Dal 2026 il gasolio costerà di più
Mentre il prezzo della benzina scenderà, per effetto dell'allineamento delle accise sui carburanti deciso quest'anno

Dal 1° gennaio 2026 aumenterà il prezzo del gasolio, per via dell’allineamento delle accise sui carburanti, cioè delle tasse di importo fisso che gravano su ogni litro di carburante venduto e che contribuiscono quindi a determinare il prezzo per il consumatore alla pompa di rifornimento. Saranno fissate a 672,90 euro per mille litri (cioè poco più di 67 centesimi al litro), sia per la benzina che per il gasolio. Per anni invece il gasolio aveva avuto accise inferiori, e per questo è quasi sempre costato meno della benzina.
Secondo i calcoli della Federazione italiana gestori impianti stradali carburanti (FIGISC) quindi nel 2026 le accise sul gasolio aumenteranno di circa 50 euro ogni 1000 litri, mentre quelle sulla benzina diminuiranno di circa lo stesso ammontare. Significa che il gasolio costerà circa 5 centesimi in più al litro rispetto a prima, e un pieno da 35 litri costerà circa 1,75 euro in più. Con gli attuali prezzi della materia prima, il prezzo del gasolio nel 2026 potrebbe superare quello della benzina.
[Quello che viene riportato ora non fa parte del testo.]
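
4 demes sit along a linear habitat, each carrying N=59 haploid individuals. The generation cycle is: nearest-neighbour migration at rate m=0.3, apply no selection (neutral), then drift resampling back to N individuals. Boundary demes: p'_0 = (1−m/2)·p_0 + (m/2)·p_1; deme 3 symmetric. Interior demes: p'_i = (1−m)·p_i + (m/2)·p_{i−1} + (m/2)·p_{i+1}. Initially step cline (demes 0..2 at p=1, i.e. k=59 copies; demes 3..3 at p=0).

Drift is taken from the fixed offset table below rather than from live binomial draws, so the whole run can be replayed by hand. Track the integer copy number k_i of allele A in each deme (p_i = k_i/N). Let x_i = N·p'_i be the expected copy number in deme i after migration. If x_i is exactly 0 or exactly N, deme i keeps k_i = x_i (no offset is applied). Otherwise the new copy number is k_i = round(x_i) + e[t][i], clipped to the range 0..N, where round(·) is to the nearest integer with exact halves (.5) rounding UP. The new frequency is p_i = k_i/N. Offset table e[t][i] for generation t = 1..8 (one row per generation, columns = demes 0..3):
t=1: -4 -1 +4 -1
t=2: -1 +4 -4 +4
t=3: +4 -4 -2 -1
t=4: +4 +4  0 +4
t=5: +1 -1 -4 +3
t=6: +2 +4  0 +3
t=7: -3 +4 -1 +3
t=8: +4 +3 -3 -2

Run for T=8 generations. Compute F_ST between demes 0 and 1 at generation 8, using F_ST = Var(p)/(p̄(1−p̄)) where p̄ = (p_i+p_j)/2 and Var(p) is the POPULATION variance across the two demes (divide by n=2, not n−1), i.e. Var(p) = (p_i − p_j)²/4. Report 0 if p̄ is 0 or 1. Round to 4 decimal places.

t=0: k=[59 59 59 0]
t=1: x=[59.0000 59.0000 50.1500 8.8500] k=[59 59 54 8]
t=2: x=[59.0000 58.2500 47.8500 14.9000] k=[59 59 44 19]
t=3: x=[59.0000 56.7500 42.5000 22.7500] k=[59 53 41 22]
t=4: x=[58.1000 52.1000 39.9500 24.8500] k=[59 56 40 29]
t=5: x=[58.5500 54.0500 40.7500 30.6500] k=[59 53 37 34]
t=6: x=[58.1000 51.5000 38.9500 34.4500] k=[59 56 39 37]
t=7: x=[58.5500 53.9000 41.2500 37.3000] k=[56 58 40 40]
t=8: x=[56.3000 55.0000 42.7000 40.0000] k=[59 58 40 38]

0.0085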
Il gasolio è il carburante più usato a livello industriale e nei trasporti, e talvolta viene anche impiegato come combustibile per il riscaldamento. Per questi motivi ha sempre ricevuto un trattamento fiscale di favore e le sue accise sono sempre state inferiori rispetto a quelle sulla benzina, più usata invece per il trasporto privato.
L’allineamento prevede che le accise sulla benzina scendano e salgano quelle del gasolio, uniformando quindi la tassazione sui due carburanti. La differenza era infatti considerata un “sussidio ambientalmente dannoso”, come si chiamano gli incentivi economici statali che favoriscono business dannosi per l’ambiente. La riduzione di questi sussidi rientra tra gli obiettivi del Piano nazionale di ripresa e resilienza (PNRR), il piano di riforme e investimenti finanziato con fondi europei.
L’obiettivo è contribuire a migliorare la qualità dell’aria. Infatti anche se i motori diesel producono minori emissioni di anidride carbonica (CO2), il principale gas a cui si deve il cambiamento climatico, rispetto ai motori a benzina diffondono nell’aria maggiori quantità di particolato fine, ossidi di azoto e altri inquinanti, soprattutto nel caso dei veicoli più vecchi. Sono sostanze dannose per la salute delle persone, e l’idea è che sotto il profilo dell’impatto ambientale il gasolio non meriti un trattamento fiscale diverso da quello della benzina.
Il primo aumento era stato deciso nella primavera di quest’anno, ed era pari a 1,5 centesimi al litro. Questo è il secondo, ed era incluso nella legge di bilancio approvata definitivamente martedì.
Il decreto che quest’anno ha introdotto il progressivo allineamento delle accise prevede che le conseguenti entrate servano a finanziare il fondo nazionale per il trasporto pubblico. L’utilizzo di veicoli che vanno a gasolio è in calo perché in molte città non possono circolare, e le aziende automobilistiche ne producono sempre meno, ma riguarda ancora milioni di persone.
Il prezzo finale del carburante ha tre componenti. La prima è legata al prezzo industriale, ossia la quotazione a cui il rivenditore ha deciso di immettere il suo prodotto sul mercato. La seconda è composta dalle accise, mentre la terza componente è l’IVA, che si calcola in percentuale del prezzo di vendita.
In Italia si parla da sempre di come le accise su benzina e gasolio siano particolarmente alte e di come sarebbe necessario abbassarle per far sì che i prezzi dei carburanti scendano. Tuttavia negli anni sono state invece aumentate, perché garantiscono allo Stato un gettito molto elevato e a cui sarebbe difficile rinunciare. Inoltre, le accise svolgono il ruolo di disincentivare il consumo di combustibili fossili, i principali responsabili delle emissioni inquinanti e quindi del riscaldamento globale.